On se dit tout

Date 4/10/2007 0:00:00 | Sujet : Livres

A la demande de mon éditeur, les prénoms des protagonistes sont changés. Et depuis ce matin, les choses ont évolué.


Je suis franchement consterné de l’évolution de mes rapports avec l’éditeur qui a pris la suite de Privé, après la fermeture de ma maison d’édition.
Nouvelle attachée de presse, XXXXXX, qui gère le livre, dernier maillon humain me rattachant à Michel Lafon, éditeur gérant désormais « La Chambre d’Albert Camus ».
XXXXXX est assez stupéfiante. Elle ne répond qu’aux mails jugés intéressants. Par elle.
Exemple, pour aller à la Forêt des Livres, grosse manifestation, une journée passée à promouvoir le bouquin (et donc à en vendre quelques exemplaires de plus, vous me suivez), j’engage quelques frais, oh, trois fois rien, 30 euros de parking. Je demande, comme je le faisais auparavant à Privé de quelle façon on peut me rembourser.
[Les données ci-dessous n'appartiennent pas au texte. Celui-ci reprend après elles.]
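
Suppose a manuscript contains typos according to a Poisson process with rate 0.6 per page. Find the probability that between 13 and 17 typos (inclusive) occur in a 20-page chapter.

0.3611

Over the interval, μ = 0.6 × 20 = 12 (a 20-page chapter = 20 pages).
P(13 ≤ N ≤ 17) = Σ_{j=13}^{17} e^(−12) · 12^j/j! ≈ 0.3611.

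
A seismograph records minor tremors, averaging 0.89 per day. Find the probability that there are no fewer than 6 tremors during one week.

0.5905

Over the interval, μ = 0.89 × 7 = 6.23 (a week = 7 days).
P(N ≥ 6) = 1 − P(N ≤ 5) = 1 − Σ_{j=0}^{5} e^(−μ) μ^j/j! ≈ 0.5905.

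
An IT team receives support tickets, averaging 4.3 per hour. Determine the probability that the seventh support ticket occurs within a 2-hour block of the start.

Over the interval, μ = 4.3 × 2 = 8.6 (a 2-hour block = 2 hours).
The seventh arrival falls in the interval iff at least 7 events occur there: P(S_7 ≤ t) = P(N ≥ 7) = 1 − P(N ≤ 6) ≈ 0.7543.

0.7543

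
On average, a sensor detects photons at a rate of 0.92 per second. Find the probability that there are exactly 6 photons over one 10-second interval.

0.0851

Over the interval, μ = 0.92 × 10 = 9.2 (a 10-second interval = 10 seconds).
P(N = 6) = e^(−μ) μ^6/6! = e^(−9.2) · 9.2^6/720 ≈ 0.0851.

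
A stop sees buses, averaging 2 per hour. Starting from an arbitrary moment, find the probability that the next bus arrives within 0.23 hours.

Inter-arrival times are exponential with rate λ = 2 per hour.
P(T ≤ 0.23) = 1 − e^(−λt) = 1 − e^(−2 × 0.23) = 1 − e^(−0.46) ≈ 0.3687.

0.3687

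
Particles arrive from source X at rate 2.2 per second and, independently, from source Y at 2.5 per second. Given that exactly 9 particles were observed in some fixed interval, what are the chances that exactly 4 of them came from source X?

Given the total, each event is independently from source X with probability p = λ_X/(λ_X+λ_Y) = 2.2/4.7 ≈ 0.4681.
So K ~ Binomial(9, 2.2/4.7): P(K = 4) = C(9,4) · (2.2/4.7)^4 · (2.5/4.7)^5 ≈ 0.2576.

0.2576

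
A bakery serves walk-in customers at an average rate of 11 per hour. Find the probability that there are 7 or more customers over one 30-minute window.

Over the interval, μ = 11 × 0.5 = 5.5 (a 30-minute window = 0.5 hours).
P(N ≥ 7) = 1 − P(N ≤ 6) = 1 − Σ_{j=0}^{6} e^(−μ) μ^j/j! ≈ 0.3140.

0.3140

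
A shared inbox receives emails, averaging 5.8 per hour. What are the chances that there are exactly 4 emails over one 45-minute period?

0.1926

Over the interval, μ = 5.8 × 0.75 = 4.35 (a 45-minute period = 0.75 hours).
P(N = 4) = e^(−μ) μ^4/4! = e^(−4.35) · 4.35^4/24 ≈ 0.1926.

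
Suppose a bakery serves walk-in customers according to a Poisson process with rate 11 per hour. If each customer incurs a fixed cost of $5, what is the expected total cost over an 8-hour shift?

$440

E[N] = 11 × 8 = 88 (an 8-hour shift = 8 hours); E[cost] = 88 × $5 = $440.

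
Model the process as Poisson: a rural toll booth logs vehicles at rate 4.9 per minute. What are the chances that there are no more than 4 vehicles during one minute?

With mean μ = 4.9 per minute,
P(N ≤ 4) = Σ_{j=0}^{4} e^(−μ) μ^j/j! ≈ 0.4582.

0.4582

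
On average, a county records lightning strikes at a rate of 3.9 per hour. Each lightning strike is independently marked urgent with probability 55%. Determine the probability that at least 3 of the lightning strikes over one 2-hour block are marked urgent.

Thinning: the lightning strikes that are marked urgent themselves form a Poisson process with rate 0.55 × 3.9 = 2.145 per hour.
Over the interval, μ = 2.145 × 2 = 4.29 (a 2-hour block = 2 hours).
P(N ≥ 3) = 1 − P(N ≤ 2) ≈ 0.8014.

0.8014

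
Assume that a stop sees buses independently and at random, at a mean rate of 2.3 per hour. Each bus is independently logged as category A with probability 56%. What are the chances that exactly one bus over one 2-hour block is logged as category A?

Thinning: the buses that are logged as category A themselves form a Poisson process with rate 0.56 × 2.3 = 1.288 per hour.
Over the interval, μ = 1.288 × 2 = 2.576 (a 2-hour block = 2 hours).
P(N = 1) = e^(−2.576) · 2.576^1/1! ≈ 0.1960.

0.1960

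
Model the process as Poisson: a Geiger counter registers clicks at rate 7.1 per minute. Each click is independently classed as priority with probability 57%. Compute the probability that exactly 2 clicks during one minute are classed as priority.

0.1431

Thinning: the clicks that are classed as priority themselves form a Poisson process with rate 0.57 × 7.1 = 4.047 per minute.
So μ = 4.047.
P(N = 2) = e^(−4.047) · 4.047^2/2! ≈ 0.1431.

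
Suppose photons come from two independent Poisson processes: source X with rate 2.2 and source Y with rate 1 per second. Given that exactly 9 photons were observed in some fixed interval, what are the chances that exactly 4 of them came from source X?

0.0839

Given the total, each event is independently from source X with probability p = λ_X/(λ_X+λ_Y) = 2.2/3.2 = 0.6875.
So K ~ Binomial(9, 2.2/3.2): P(K = 4) = C(9,4) · (2.2/3.2)^4 · (1/3.2)^5 ≈ 0.0839.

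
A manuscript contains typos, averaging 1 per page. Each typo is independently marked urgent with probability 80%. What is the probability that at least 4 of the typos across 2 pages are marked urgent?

Thinning: the typos that are marked urgent themselves form a Poisson process with rate 0.8 × 1 = 0.8 per page.
Over the interval, μ = 0.8 × 2 = 1.6 (2 pages).
P(N ≥ 4) = 1 − P(N ≤ 3) ≈ 0.0788.

0.0788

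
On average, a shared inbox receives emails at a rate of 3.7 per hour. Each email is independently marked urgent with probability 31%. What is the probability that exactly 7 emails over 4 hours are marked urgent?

Thinning: the emails that are marked urgent themselves form a Poisson process with rate 0.31 × 3.7 = 1.147 per hour.
Over the interval, μ = 1.147 × 4 = 4.588 (4 hours).
P(N = 7) = e^(−4.588) · 4.588^7/7! ≈ 0.0864.

0.0864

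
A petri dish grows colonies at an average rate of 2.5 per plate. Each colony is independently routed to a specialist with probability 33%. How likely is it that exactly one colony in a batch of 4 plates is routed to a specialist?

Thinning: the colonies that are routed to a specialist themselves form a Poisson process with rate 0.33 × 2.5 = 0.825 per plate.
Over the interval, μ = 0.825 × 4 = 3.3 (a batch of 4 plates = 4 plates).
P(N = 1) = e^(−3.3) · 3.3^1/1! ≈ 0.1217.

0.1217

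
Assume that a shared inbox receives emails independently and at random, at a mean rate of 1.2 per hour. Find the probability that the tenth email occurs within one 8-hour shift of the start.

Over the interval, μ = 1.2 × 8 = 9.6 (an 8-hour shift = 8 hours).
The tenth arrival falls in the interval iff at least 10 events occur there: P(S_10 ≤ t) = P(N ≥ 10) = 1 − P(N ≤ 9) ≈ 0.4911.

0.4911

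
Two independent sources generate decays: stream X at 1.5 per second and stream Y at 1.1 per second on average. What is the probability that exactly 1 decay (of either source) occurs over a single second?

0.1931

Independent Poisson processes superpose: combined rate λ = 1.5 + 1.1 = 2.6 per second.
So μ = 2.6.
P(N = 1) = e^(−2.6) · 2.6^1/1! ≈ 0.1931.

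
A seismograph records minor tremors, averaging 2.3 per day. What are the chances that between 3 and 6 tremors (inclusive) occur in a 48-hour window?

Over the interval, μ = 2.3 × 2 = 4.6 (a 48-hour window = 2 days).
P(3 ≤ N ≤ 6) = Σ_{j=3}^{6} e^(−4.6) · 4.6^j/j! ≈ 0.6554.

0.6554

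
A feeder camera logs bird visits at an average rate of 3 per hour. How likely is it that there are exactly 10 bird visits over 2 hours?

Over the interval, μ = 3 × 2 = 6 (2 hours).
P(N = 10) = e^(−μ) μ^10/10! = e^(−6) · 6^10/3628800 ≈ 0.0413.

0.0413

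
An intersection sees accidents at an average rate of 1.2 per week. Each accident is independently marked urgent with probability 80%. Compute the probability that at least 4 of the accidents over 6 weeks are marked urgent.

0.8261

Thinning: the accidents that are marked urgent themselves form a Poisson process with rate 0.8 × 1.2 = 0.96 per week.
Over the interval, μ = 0.96 × 6 = 5.76 (6 weeks).
P(N ≥ 4) = 1 − P(N ≤ 3) ≈ 0.8261.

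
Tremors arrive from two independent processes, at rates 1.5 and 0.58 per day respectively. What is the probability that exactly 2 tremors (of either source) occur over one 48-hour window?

Independent Poisson processes superpose: combined rate λ = 1.5 + 0.58 = 2.08 per day.
Over the interval, μ = 2.08 × 2 = 4.16 (a 48-hour window = 2 days).
P(N = 2) = e^(−4.16) · 4.16^2/2! ≈ 0.1350.

0.1350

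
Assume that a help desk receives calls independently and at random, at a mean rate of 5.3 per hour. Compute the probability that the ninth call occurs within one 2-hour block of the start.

0.7306

Over the interval, μ = 5.3 × 2 = 10.6 (a 2-hour block = 2 hours).
The ninth arrival falls in the interval iff at least 9 events occur there: P(S_9 ≤ t) = P(N ≥ 9) = 1 − P(N ≤ 8) ≈ 0.7306.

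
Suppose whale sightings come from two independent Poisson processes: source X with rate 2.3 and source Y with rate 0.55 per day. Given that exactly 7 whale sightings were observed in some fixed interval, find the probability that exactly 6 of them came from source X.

Given the total, each event is independently from source X with probability p = λ_X/(λ_X+λ_Y) = 2.3/2.85 ≈ 0.8070.
So K ~ Binomial(7, 2.3/2.85): P(K = 6) = C(7,6) · (2.3/2.85)^6 · (0.55/2.85)^1 ≈ 0.3732.

0.3732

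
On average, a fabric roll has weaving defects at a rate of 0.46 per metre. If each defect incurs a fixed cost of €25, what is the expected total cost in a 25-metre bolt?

E[N] = 0.46 × 25 = 11.5 (a 25-metre bolt = 25 metres); E[cost] = 11.5 × €25 = €287.5.

€287.5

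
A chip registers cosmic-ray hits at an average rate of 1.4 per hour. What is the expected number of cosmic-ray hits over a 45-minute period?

E[N] = λt = 1.4 × 0.75 = 1.05 (a 45-minute period = 0.75 hours).

1.05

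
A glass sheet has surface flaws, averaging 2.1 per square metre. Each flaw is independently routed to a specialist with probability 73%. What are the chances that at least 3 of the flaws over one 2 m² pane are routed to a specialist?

0.5914

Thinning: the flaws that are routed to a specialist themselves form a Poisson process with rate 0.73 × 2.1 = 1.533 per square metre.
Over the interval, μ = 1.533 × 2 = 3.066 (a 2 m² pane = 2 square metres).
P(N ≥ 3) = 1 − P(N ≤ 2) ≈ 0.5914.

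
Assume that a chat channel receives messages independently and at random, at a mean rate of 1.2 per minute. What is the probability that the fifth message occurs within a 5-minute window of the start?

Over the interval, μ = 1.2 × 5 = 6 (a 5-minute window = 5 minutes).
The fifth arrival falls in the interval iff at least 5 events occur there: P(S_5 ≤ t) = P(N ≥ 5) = 1 − P(N ≤ 4) ≈ 0.7149.

0.7149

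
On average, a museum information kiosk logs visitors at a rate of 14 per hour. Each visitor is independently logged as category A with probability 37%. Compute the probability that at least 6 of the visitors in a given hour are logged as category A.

0.4156

Thinning: the visitors that are logged as category A themselves form a Poisson process with rate 0.37 × 14 = 5.18 per hour.
So μ = 5.18.
P(N ≥ 6) = 1 − P(N ≤ 5) ≈ 0.4156.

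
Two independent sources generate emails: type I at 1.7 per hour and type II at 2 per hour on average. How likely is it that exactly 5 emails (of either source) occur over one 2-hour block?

Independent Poisson processes superpose: combined rate λ = 1.7 + 2 = 3.7 per hour.
Over the interval, μ = 3.7 × 2 = 7.4 (a 2-hour block = 2 hours).
P(N = 5) = e^(−7.4) · 7.4^5/5! ≈ 0.1130.

0.1130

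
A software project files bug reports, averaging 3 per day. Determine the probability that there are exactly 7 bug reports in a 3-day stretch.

0.1171

Over the interval, μ = 3 × 3 = 9 (a 3-day stretch = 3 days).
P(N = 7) = e^(−μ) μ^7/7! = e^(−9) · 9^7/5040 ≈ 0.1171.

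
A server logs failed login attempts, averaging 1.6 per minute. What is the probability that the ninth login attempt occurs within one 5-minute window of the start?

0.4075

Over the interval, μ = 1.6 × 5 = 8 (a 5-minute window = 5 minutes).
The ninth arrival falls in the interval iff at least 9 events occur there: P(S_9 ≤ t) = P(N ≥ 9) = 1 − P(N ≤ 8) ≈ 0.4075.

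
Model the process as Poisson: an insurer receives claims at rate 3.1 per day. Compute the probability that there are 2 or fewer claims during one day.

0.4012

With mean μ = 3.1 per day,
P(N ≤ 2) = Σ_{j=0}^{2} e^(−μ) μ^j/j! ≈ 0.4012.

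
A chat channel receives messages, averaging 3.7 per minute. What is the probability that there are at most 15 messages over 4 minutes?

0.5886

Over the interval, μ = 3.7 × 4 = 14.8 (4 minutes).
P(N ≤ 15) = Σ_{j=0}^{15} e^(−μ) μ^j/j! ≈ 0.5886.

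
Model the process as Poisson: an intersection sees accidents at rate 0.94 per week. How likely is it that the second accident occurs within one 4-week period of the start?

Over the interval, μ = 0.94 × 4 = 3.76 (a 4-week period = 4 weeks).
The second arrival falls in the interval iff at least 2 events occur there: P(S_2 ≤ t) = P(N ≥ 2) = 1 − P(N ≤ 1) ≈ 0.8892.

0.8892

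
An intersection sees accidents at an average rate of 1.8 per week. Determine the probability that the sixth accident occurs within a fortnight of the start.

Over the interval, μ = 1.8 × 2 = 3.6 (a fortnight = 2 weeks).
The sixth arrival falls in the interval iff at least 6 events occur there: P(S_6 ≤ t) = P(N ≥ 6) = 1 − P(N ≤ 5) ≈ 0.1559.

0.1559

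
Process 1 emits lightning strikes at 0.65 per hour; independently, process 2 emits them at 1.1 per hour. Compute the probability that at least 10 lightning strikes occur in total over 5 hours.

0.3797

Independent Poisson processes superpose: combined rate λ = 0.65 + 1.1 = 1.75 per hour.
Over the interval, μ = 1.75 × 5 = 8.75 (5 hours).
P(N ≥ 10) = 1 − P(N ≤ 9) ≈ 0.3797.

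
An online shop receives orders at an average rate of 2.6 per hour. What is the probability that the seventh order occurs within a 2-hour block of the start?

0.2676

Over the interval, μ = 2.6 × 2 = 5.2 (a 2-hour block = 2 hours).
The seventh arrival falls in the interval iff at least 7 events occur there: P(S_7 ≤ t) = P(N ≥ 7) = 1 − P(N ≤ 6) ≈ 0.2676.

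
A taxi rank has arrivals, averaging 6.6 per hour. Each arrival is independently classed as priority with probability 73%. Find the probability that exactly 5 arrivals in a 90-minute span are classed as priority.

Thinning: the arrivals that are classed as priority themselves form a Poisson process with rate 0.73 × 6.6 = 4.818 per hour.
Over the interval, μ = 4.818 × 1.5 = 7.227 (a 90-minute span = 1.5 hours).
P(N = 5) = e^(−7.227) · 7.227^5/5! ≈ 0.1194.

0.1194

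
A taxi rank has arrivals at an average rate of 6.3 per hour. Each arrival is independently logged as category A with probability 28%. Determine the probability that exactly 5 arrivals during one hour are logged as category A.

0.0244

Thinning: the arrivals that are logged as category A themselves form a Poisson process with rate 0.28 × 6.3 = 1.764 per hour.
So μ = 1.764.
P(N = 5) = e^(−1.764) · 1.764^5/5! ≈ 0.0244.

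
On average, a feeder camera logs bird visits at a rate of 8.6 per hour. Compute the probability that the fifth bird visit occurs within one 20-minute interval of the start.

Over the interval, μ = 8.6 × 1/3 ≈ 2.86667 (a 20-minute interval = 1/3 hours).
The fifth arrival falls in the interval iff at least 5 events occur there: P(S_5 ≤ t) = P(N ≥ 5) = 1 − P(N ≤ 4) ≈ 0.1629.

0.1629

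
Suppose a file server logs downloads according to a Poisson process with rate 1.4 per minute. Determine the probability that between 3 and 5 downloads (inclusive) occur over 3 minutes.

0.5429

Over the interval, μ = 1.4 × 3 = 4.2 (3 minutes).
P(3 ≤ N ≤ 5) = Σ_{j=3}^{5} e^(−4.2) · 4.2^j/j! ≈ 0.5429.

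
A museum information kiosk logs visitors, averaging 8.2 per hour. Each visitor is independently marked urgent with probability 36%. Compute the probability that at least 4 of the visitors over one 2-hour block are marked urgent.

Thinning: the visitors that are marked urgent themselves form a Poisson process with rate 0.36 × 8.2 = 2.952 per hour.
Over the interval, μ = 2.952 × 2 = 5.904 (a 2-hour block = 2 hours).
P(N ≥ 4) = 1 − P(N ≤ 3) ≈ 0.8400.

0.8400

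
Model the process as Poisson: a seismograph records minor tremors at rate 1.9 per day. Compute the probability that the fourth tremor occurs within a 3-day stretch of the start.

Over the interval, μ = 1.9 × 3 = 5.7 (a 3-day stretch = 3 days).
The fourth arrival falls in the interval iff at least 4 events occur there: P(S_4 ≤ t) = P(N ≥ 4) = 1 − P(N ≤ 3) ≈ 0.8200.

0.8200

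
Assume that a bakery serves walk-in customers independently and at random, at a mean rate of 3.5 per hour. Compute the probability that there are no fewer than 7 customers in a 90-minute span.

Over the interval, μ = 3.5 × 1.5 = 5.25 (a 90-minute span = 1.5 hours).
P(N ≥ 7) = 1 − P(N ≤ 6) = 1 − Σ_{j=0}^{6} e^(−μ) μ^j/j! ≈ 0.2752.

0.2752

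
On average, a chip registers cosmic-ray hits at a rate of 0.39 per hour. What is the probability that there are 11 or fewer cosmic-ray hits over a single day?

0.7668

Over the interval, μ = 0.39 × 24 = 9.36 (a day = 24 hours).
P(N ≤ 11) = Σ_{j=0}^{11} e^(−μ) μ^j/j! ≈ 0.7668.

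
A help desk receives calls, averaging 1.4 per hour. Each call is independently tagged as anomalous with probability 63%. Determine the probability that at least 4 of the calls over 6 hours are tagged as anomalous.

0.7736

Thinning: the calls that are tagged as anomalous themselves form a Poisson process with rate 0.63 × 1.4 = 0.882 per hour.
Over the interval, μ = 0.882 × 6 = 5.292 (6 hours).
P(N ≥ 4) = 1 − P(N ≤ 3) ≈ 0.7736.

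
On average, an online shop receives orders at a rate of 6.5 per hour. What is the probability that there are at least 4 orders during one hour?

With mean μ = 6.5 per hour,
P(N ≥ 4) = 1 − P(N ≤ 3) = 1 − Σ_{j=0}^{3} e^(−μ) μ^j/j! ≈ 0.8882.

0.8882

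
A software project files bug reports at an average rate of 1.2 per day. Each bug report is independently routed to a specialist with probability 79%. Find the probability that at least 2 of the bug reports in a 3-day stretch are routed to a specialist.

Thinning: the bug reports that are routed to a specialist themselves form a Poisson process with rate 0.79 × 1.2 = 0.948 per day.
Over the interval, μ = 0.948 × 3 = 2.844 (a 3-day stretch = 3 days).
P(N ≥ 2) = 1 − P(N ≤ 1) ≈ 0.7763.

0.7763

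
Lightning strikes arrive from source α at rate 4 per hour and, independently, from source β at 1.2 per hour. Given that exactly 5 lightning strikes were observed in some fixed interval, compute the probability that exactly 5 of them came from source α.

Given the total, each event is independently from source α with probability p = λ_α/(λ_α+λ_β) = 4/5.2 ≈ 0.7692.
So K ~ Binomial(5, 4/5.2): P(K = 5) = C(5,5) · (4/5.2)^5 · (1.2/5.2)^0 ≈ 0.2693.

0.2693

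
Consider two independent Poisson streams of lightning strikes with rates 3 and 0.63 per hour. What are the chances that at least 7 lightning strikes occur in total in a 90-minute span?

Independent Poisson processes superpose: combined rate λ = 3 + 0.63 = 3.63 per hour.
Over the interval, μ = 3.63 × 1.5 = 5.445 (a 90-minute span = 1.5 hours).
P(N ≥ 7) = 1 − P(N ≤ 6) ≈ 0.3053.

0.3053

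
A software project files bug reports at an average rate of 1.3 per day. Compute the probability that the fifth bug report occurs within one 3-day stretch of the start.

0.3516

Over the interval, μ = 1.3 × 3 = 3.9 (a 3-day stretch = 3 days).
The fifth arrival falls in the interval iff at least 5 events occur there: P(S_5 ≤ t) = P(N ≥ 5) = 1 − P(N ≤ 4) ≈ 0.3516.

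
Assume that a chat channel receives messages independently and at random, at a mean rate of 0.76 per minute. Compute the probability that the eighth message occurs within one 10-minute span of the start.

Over the interval, μ = 0.76 × 10 = 7.6 (a 10-minute span = 10 minutes).
The eighth arrival falls in the interval iff at least 8 events occur there: P(S_8 ≤ t) = P(N ≥ 8) = 1 − P(N ≤ 7) ≈ 0.4900.

0.4900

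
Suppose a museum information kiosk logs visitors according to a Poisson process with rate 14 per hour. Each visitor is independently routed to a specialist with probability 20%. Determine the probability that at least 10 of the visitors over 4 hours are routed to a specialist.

0.6808

Thinning: the visitors that are routed to a specialist themselves form a Poisson process with rate 0.2 × 14 = 2.8 per hour.
Over the interval, μ = 2.8 × 4 = 11.2 (4 hours).
P(N ≥ 10) = 1 − P(N ≤ 9) ≈ 0.6808.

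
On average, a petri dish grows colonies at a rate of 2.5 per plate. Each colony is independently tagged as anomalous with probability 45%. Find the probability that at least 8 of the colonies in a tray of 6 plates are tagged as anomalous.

0.3641

Thinning: the colonies that are tagged as anomalous themselves form a Poisson process with rate 0.45 × 2.5 = 1.125 per plate.
Over the interval, μ = 1.125 × 6 = 6.75 (a tray of 6 plates = 6 plates).
P(N ≥ 8) = 1 − P(N ≤ 7) ≈ 0.3641.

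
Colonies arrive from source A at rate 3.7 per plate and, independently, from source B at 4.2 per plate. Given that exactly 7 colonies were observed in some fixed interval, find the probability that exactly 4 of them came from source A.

Given the total, each event is independently from source A with probability p = λ_A/(λ_A+λ_B) = 3.7/7.9 ≈ 0.4684.
So K ~ Binomial(7, 3.7/7.9): P(K = 4) = C(7,4) · (3.7/7.9)^4 · (4.2/7.9)^3 ≈ 0.2531.

0.2531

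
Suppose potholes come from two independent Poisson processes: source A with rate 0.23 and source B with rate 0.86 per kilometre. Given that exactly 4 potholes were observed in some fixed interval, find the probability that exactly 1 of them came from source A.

0.4146

Given the total, each event is independently from source A with probability p = λ_A/(λ_A+λ_B) = 0.23/1.09 ≈ 0.2110.
So K ~ Binomial(4, 0.23/1.09): P(K = 1) = C(4,1) · (0.23/1.09)^1 · (0.86/1.09)^3 ≈ 0.4146.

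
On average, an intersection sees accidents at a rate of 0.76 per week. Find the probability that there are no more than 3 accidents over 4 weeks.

0.6383

Over the interval, μ = 0.76 × 4 = 3.04 (4 weeks).
P(N ≤ 3) = Σ_{j=0}^{3} e^(−μ) μ^j/j! ≈ 0.6383.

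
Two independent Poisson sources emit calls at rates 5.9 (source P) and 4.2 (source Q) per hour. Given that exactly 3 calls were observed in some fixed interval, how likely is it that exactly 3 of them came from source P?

0.1993

Given the total, each event is independently from source P with probability p = λ_P/(λ_P+λ_Q) = 5.9/10.1 ≈ 0.5842.
So K ~ Binomial(3, 5.9/10.1): P(K = 3) = C(3,3) · (5.9/10.1)^3 · (4.2/10.1)^0 ≈ 0.1993.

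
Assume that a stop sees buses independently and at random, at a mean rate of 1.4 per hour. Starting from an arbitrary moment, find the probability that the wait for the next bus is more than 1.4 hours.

0.1409

The wait for the next event is exponential with rate λ = 1.4 per hour.
P(T > 1.4) = e^(−λt) = e^(−1.4 × 1.4) = e^(−1.96) ≈ 0.1409.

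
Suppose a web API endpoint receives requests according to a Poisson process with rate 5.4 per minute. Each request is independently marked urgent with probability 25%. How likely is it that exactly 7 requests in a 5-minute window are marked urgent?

Thinning: the requests that are marked urgent themselves form a Poisson process with rate 0.25 × 5.4 = 1.35 per minute.
Over the interval, μ = 1.35 × 5 = 6.75 (a 5-minute window = 5 minutes).
P(N = 7) = e^(−6.75) · 6.75^7/7! ≈ 0.1483.

0.1483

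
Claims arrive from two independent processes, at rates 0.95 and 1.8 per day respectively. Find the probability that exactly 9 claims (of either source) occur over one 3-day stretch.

0.1275

Independent Poisson processes superpose: combined rate λ = 0.95 + 1.8 = 2.75 per day.
Over the interval, μ = 2.75 × 3 = 8.25 (a 3-day stretch = 3 days).
P(N = 9) = e^(−8.25) · 8.25^9/9! ≈ 0.1275.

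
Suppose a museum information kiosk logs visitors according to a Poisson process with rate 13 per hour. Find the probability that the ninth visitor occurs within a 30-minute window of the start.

Over the interval, μ = 13 × 0.5 = 6.5 (a 30-minute window = 0.5 hours).
The ninth arrival falls in the interval iff at least 9 events occur there: P(S_9 ≤ t) = P(N ≥ 9) = 1 − P(N ≤ 8) ≈ 0.2084.

0.2084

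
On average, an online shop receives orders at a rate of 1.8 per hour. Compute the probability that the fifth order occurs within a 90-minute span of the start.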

Pas de réponse.
Je demande une deuxième fois.
Pas de réponse.
Je crois comprendre alors que son mail ne fonctionne pas, peut-être, et je lui demande dans un troisième mail si ZZZZZZZ, qui était de la partie il y a quelques mois, travaille toujours chez Lafon. Surprise ! Une réponse dans les cinq minutes. Mon attachée de presse est donc bien vivante. Son mail fonctionne.

Parfois des lecteurs m’écrivent, me demandant si j’ai bien reçu le petit cadeau, la confiture ou l’invitation adressée à mon nom chez mon éditeur. Je suis surpris. Je ne reçois rien à la maison.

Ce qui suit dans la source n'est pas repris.